In Hellenic mythology, Achelous (Ἀχελῷος Achelōios) is the patron deity of the 'silver-swirling' Achelous River, which is the largest river of Greece, and thus the chief of all river deities. His name is pre-Hellenic, its meaning unknown. His parents are generally believed to be Tethys and Okeanos. Very few of the river Gods have mythology about Them, but Achelous was featured heavily in the legends surrounding the hero Hēraklēs. In fact, we believe the origins for this sacrifice lie exactly there. The myth goes as follows:

Achelous, God of the most powerfully flowing river in Hellas, fell in love with the daughter of the king who ruled the land along the river. Deianeira, daughter of Oeneus king of Calydon came to age as the most beautiful woman in the land. For her hand, her father announced a contest: the strongest of her suitors would win her. Achelous, as a God, was by far the strongest in the region and was sure He would win her. But Hēraklēs had also heard of her beauty so in the end it came down to the two of them.

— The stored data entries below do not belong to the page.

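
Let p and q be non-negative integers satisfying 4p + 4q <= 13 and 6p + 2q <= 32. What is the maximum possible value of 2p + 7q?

(p,q)=(0,3): 4·0+4·3=12≤13, 6·0+2·3=6≤32, objective 21.
(p,q)=(1,2): 4·1+4·2=12≤13, 6·1+2·2=10≤32, objective 16.
(p,q)=(0,2): 4·0+4·2=8≤13, 6·0+2·2=4≤32, objective 14.
No feasible integer point exceeds 21.

21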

Hēraklēs was the strongest mortal in the world, but Achelous, being a God, had some advantages over him. He could change his shape at will. He could become a snake that curved like the winding river. He could become a bull that roared like the roaring river. And when He was a bull He could tear the very earth with His massive horns, just as the river carved away the land when it overflowed its banks. Even in the shape of a man, He had the horns of the bull on His head.

The fight was terrible. Achelous thrashed and fought Hēraklēs in all his shapes. When Hēraklēs pinned him, he became a snake and slithered loose. But Hēraklēs gripped him again and this time Achelous tried to shake free by changing into a bull. He bucked and raged, but Hēraklēs drove his horns into the Earth and with a mighty heave, he tore one off. Achelous howled and was forced to submit. As such, Hēraklēs won the match and won Deianeira's hand in marriage. And the people of Calydon won as well as the Nymphs hollowed out the horn and good Earth fills it with all the fruits and vegetables of the harvest. It became the Cornucopia, or Horn of Plenty.

This sacrifice, timed well with the reaping of the final fruits of the Earth before winter, includes all involved with the myth: Gaea's inclusion, as the source of all the fruits of harvest, speaks for Herself, Achelous (as the largest, life giving, river) was included because of His waters and the myth of the Cornucopia. That myth included his intended wife Deianeira and the manifestations of Achelous as the sacred bull, the serpent and the Minotaur--all creatures associated with Gaea. Because of their close connection to water, a fertilizing element, and the creation of the Cornucopia itself, the Nymphs were worshiped as daimons of fertility and vegetation. Hermes, as the Bringer of All that is Good helped bridge the divide between myth and humanity.